For the remainder of the seventies and into the early eighties, Stiff released some of the finest British music of that era - Elvis Costello’s My Aim Is True (1977 ), Ian Dury’s New Boots and Panties!! (1977 ); such unforgettable Madness hit singles as ‘My Girl’, ‘Baggy Trousers’, ‘It Must Be Love’, and ‘House Of Fun’; as well as Jona Lewie’s enduring Christmas/anti-war song ‘Stop The Cavalry’.

“Stiff was an attitude against - by its means and practices - the major record companies,” says Dave. “We had a slogan, ‘Undertakers to the Industry’, we had loads of slogans. We believed slogans were important to attracting attention to unknown artists, the only slogan the majors had was ‘Out now!’

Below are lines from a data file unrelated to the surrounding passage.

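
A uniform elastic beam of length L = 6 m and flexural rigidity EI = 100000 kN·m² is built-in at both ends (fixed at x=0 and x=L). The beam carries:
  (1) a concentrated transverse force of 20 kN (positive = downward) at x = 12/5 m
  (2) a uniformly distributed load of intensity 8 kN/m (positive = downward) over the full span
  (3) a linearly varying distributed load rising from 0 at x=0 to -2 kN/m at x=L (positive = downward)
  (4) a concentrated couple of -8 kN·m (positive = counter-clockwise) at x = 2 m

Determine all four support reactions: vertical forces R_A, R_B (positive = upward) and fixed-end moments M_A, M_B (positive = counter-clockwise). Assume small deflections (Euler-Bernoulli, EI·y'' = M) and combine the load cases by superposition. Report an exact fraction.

Load 1 — point force P=20 kN at a=12/5 m (b=L-a=18/5):
  R_A = Pb²(3a+b)/L³ = 20·(18/5)²·(3·(12/5)+(18/5))/6³ = 324/25 kN
  M_A = Pab²/L² = 20·(12/5)·(18/5)²/6² = 432/25 kN·m
  R_B = Pa²(a+3b)/L³ = 20·(12/5)²·((12/5)+3·(18/5))/6³ = 176/25 kN
  M_B = -Pa²b/L² = -20·(12/5)²·(18/5)/6² = -288/25 kN·m
Load 2 — uniform load w=8 kN/m over full span:
  R_A = wL/2 = 8·6/2 = 24 kN
  M_A = wL²/12 = 8·6²/12 = 24 kN·m
  R_B = wL/2 = 8·6/2 = 24 kN
  M_B = -wL²/12 = -8·6²/12 = -24 kN·m
Load 3 — triangular load w₀=-2 kN/m (0→w₀ over full span):
  R_A = 3w₀L/20 = 3·(-2)·6/20 = -9/5 kN
  M_A = w₀L²/30 = (-2)·6²/30 = -12/5 kN·m
  R_B = 7w₀L/20 = 7·(-2)·6/20 = -21/5 kN
  M_B = -w₀L²/20 = -(-2)·6²/20 = 18/5 kN·m
Load 4 — applied couple M₀=-8 kN·m at a=2 m (b=L-a=4):
  R_A = 6M₀ab/L³ = 6·(-8)·2·4/6³ = -16/9 kN
  M_A = M₀b(2a-b)/L² = (-8)·4·(2·2-4)/6² = 0 kN·m
  R_B = -6M₀ab/L³ = -6·(-8)·2·4/6³ = 16/9 kN
  M_B = M₀a(2b-a)/L² = (-8)·2·(2·4-2)/6² = -8/3 kN·m
Superposition: R_A = 7511/225 kN, M_A = 972/25 kN·m, R_B = 6439/225 kN, M_B = -2594/75 kN·m

R_A = 7511/225 kN, M_A = 972/25 kN·m, R_B = 6439/225 kN, M_B = -2594/75 kN·m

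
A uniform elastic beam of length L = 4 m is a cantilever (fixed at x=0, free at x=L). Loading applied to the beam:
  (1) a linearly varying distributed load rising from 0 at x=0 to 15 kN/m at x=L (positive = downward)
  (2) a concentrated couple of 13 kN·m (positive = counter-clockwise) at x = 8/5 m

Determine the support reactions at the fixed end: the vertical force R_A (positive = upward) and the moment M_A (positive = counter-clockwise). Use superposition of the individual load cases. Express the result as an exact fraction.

Load 1 — triangular load w₀=15 kN/m (0→w₀ over full span):
  R_A = w₀L/2 = 15·4/2 = 30 kN
  M_A = w₀L²/3 = 15·4²/3 = 80 kN·m
Load 2 — applied couple M₀=13 kN·m at a=8/5 m (b=L-a=12/5):
  R_A = 0 kN
  M_A = -M₀ = -13 kN·m
Superposition: R_A = 30 kN, M_A = 67 kN·m

R_A = 30 kN, M_A = 67 kN·m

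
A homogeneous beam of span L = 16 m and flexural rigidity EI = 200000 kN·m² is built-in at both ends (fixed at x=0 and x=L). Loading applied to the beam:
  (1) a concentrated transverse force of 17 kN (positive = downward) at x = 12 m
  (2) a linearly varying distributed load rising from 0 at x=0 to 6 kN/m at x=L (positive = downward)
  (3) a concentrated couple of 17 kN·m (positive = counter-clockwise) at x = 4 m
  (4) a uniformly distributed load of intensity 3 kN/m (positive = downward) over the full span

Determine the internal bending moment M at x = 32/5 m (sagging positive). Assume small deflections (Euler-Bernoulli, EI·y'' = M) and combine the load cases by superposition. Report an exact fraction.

Load 1 — point force P=17 kN at a=12 m (b=L-a=4):
  M_1 = Pb²(3a+b)x/L³ - Pab²/L²  [x≤a] = 17·4²·(3·12+4)·(32/5)/16³ - 17·12·4²/16² = 17/4 kN·m
Load 2 — triangular load w₀=6 kN/m (0→w₀ over full span):
  M_2 = 3w₀Lx/20 - w₀L²/30 - w₀x³/(6L) = 3·6·16·(32/5)/20 - 6·16²/30 - 6·(32/5)³/(6·16) = 3072/125 kN·m
Load 3 — applied couple M₀=17 kN·m at a=4 m (b=L-a=12):
  M_3 = R_Ax - M_A - M₀  [x>a] with R_A=153/128, M_A=-51/16 = (153/128)·(32/5) - (-51/16) - 17 = -493/80 kN·m
Load 4 — uniform load w=3 kN/m over full span:
  M_4 = wLx/2 - wL²/12 - wx²/2 = 3·16·(32/5)/2 - 3·16²/12 - 3·(32/5)²/2 = 704/25 kN·m
Superposition: M = Σ M_i = 101647/2000 kN·m ≈ 50.823500 kN·m

M(32/5) = 101647/2000 kN·m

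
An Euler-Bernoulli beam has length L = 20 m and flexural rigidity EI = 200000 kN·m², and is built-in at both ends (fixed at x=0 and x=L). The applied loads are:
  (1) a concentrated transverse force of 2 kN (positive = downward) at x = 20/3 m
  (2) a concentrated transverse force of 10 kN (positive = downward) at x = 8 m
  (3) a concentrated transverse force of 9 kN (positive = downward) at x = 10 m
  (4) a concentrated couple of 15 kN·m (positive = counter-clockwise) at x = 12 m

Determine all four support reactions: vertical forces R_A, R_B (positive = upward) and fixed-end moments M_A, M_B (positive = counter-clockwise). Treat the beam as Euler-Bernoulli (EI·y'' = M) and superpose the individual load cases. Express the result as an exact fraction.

Load 1 — point force P=2 kN at a=20/3 m (b=L-a=40/3):
  R_A = Pb²(3a+b)/L³ = 2·(40/3)²·(3·(20/3)+(40/3))/20³ = 40/27 kN
  M_A = Pab²/L² = 2·(20/3)·(40/3)²/20² = 160/27 kN·m
  R_B = Pa²(a+3b)/L³ = 2·(20/3)²·((20/3)+3·(40/3))/20³ = 14/27 kN
  M_B = -Pa²b/L² = -2·(20/3)²·(40/3)/20² = -80/27 kN·m
Load 2 — point force P=10 kN at a=8 m (b=L-a=12):
  R_A = Pb²(3a+b)/L³ = 10·12²·(3·8+12)/20³ = 162/25 kN
  M_A = Pab²/L² = 10·8·12²/20² = 144/5 kN·m
  R_B = Pa²(a+3b)/L³ = 10·8²·(8+3·12)/20³ = 88/25 kN
  M_B = -Pa²b/L² = -10·8²·12/20² = -96/5 kN·m
Load 3 — point force P=9 kN at a=10 m (b=L-a=10):
  R_A = Pb²(3a+b)/L³ = 9·10²·(3·10+10)/20³ = 9/2 kN
  M_A = Pab²/L² = 9·10·10²/20² = 45/2 kN·m
  R_B = Pa²(a+3b)/L³ = 9·10²·(10+3·10)/20³ = 9/2 kN
  M_B = -Pa²b/L² = -9·10²·10/20² = -45/2 kN·m
Load 4 — applied couple M₀=15 kN·m at a=12 m (b=L-a=8):
  R_A = 6M₀ab/L³ = 6·15·12·8/20³ = 27/25 kN
  M_A = M₀b(2a-b)/L² = 15·8·(2·12-8)/20² = 24/5 kN·m
  R_B = -6M₀ab/L³ = -6·15·12·8/20³ = -27/25 kN
  M_B = M₀a(2b-a)/L² = 15·12·(2·8-12)/20² = 9/5 kN·m
Superposition: R_A = 18281/1350 kN, M_A = 16747/270 kN·m, R_B = 10069/1350 kN, M_B = -11573/270 kN·m

R_A = 18281/1350 kN, M_A = 16747/270 kN·m, R_B = 10069/1350 kN, M_B = -11573/270 kN·m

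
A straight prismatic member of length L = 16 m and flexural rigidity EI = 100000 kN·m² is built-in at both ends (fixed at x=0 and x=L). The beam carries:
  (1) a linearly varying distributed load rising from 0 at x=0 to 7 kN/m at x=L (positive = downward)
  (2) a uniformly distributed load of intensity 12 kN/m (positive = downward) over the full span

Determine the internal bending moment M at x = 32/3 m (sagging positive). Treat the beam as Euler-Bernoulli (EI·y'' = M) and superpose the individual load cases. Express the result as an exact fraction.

Load 1 — triangular load w₀=7 kN/m (0→w₀ over full span):
  M_1 = 3w₀Lx/20 - w₀L²/30 - w₀x³/(6L) = 3·7·16·(32/3)/20 - 7·16²/30 - 7·(32/3)³/(6·16) = 12544/405 kN·m
Load 2 — uniform load w=12 kN/m over full span:
  M_2 = wLx/2 - wL²/12 - wx²/2 = 12·16·(32/3)/2 - 12·16²/12 - 12·(32/3)²/2 = 256/3 kN·m
Superposition: M = Σ M_i = 47104/405 kN·m ≈ 116.306173 kN·m

M(32/3) = 47104/405 kN·m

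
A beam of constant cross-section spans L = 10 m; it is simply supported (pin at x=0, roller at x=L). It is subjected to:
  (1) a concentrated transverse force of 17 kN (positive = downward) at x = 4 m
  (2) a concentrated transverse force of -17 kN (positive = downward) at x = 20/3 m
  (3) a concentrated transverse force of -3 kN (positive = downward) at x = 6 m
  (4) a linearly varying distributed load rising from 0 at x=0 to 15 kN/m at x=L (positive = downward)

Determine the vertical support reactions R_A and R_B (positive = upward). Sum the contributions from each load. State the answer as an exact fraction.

R_A = 85/3 kN, R_B = 131/3 kN

Load 1 — point force P=17 kN at a=4 m (b=L-a=6):
  R_A = Pb/L = 17·6/10 = 51/5 kN
  R_B = Pa/L = 17·4/10 = 34/5 kN
Load 2 — point force P=-17 kN at a=20/3 m (b=L-a=10/3):
  R_A = Pb/L = (-17)·(10/3)/10 = -17/3 kN
  R_B = Pa/L = (-17)·(20/3)/10 = -34/3 kN
Load 3 — point force P=-3 kN at a=6 m (b=L-a=4):
  R_A = Pb/L = (-3)·4/10 = -6/5 kN
  R_B = Pa/L = (-3)·6/10 = -9/5 kN
Load 4 — triangular load w₀=15 kN/m (0→w₀ over full span):
  R_A = w₀L/6 = 15·10/6 = 25 kN
  R_B = w₀L/3 = 15·10/3 = 50 kN
Superposition: R_A = 85/3 kN, R_B = 131/3 kN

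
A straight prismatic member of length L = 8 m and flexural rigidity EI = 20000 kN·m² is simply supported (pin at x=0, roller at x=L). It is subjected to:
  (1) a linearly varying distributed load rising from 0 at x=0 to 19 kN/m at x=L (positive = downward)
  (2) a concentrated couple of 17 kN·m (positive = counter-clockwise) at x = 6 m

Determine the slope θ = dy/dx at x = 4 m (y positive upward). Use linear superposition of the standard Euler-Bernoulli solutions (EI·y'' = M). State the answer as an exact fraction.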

“We became a thorn in the majors side, and we relished our independent status, and a lot of other independents started on the back of that, like Rough Trade and Beggars Banquet, and we would give advice and info. A lot of people thought, ‘If that Irish guy can do it, so can I!’

In the years since, Dave worked with Island Records, and put together the 1984 Bob Marley compilation, Legend, which has, to date, sold more than 30 million copies and has spent 609 nonconsecutive weeks on the Billboard 200 album chart - the second longest run in history. Today he manages rising British band Hardwicke Circus.

“They’re starting to make a name for themselves, and they’ll be playing at SXSW,” he says. “I’m not a spring chicken, but I like artist development and advising young bands. It’s my good fortune to do that.”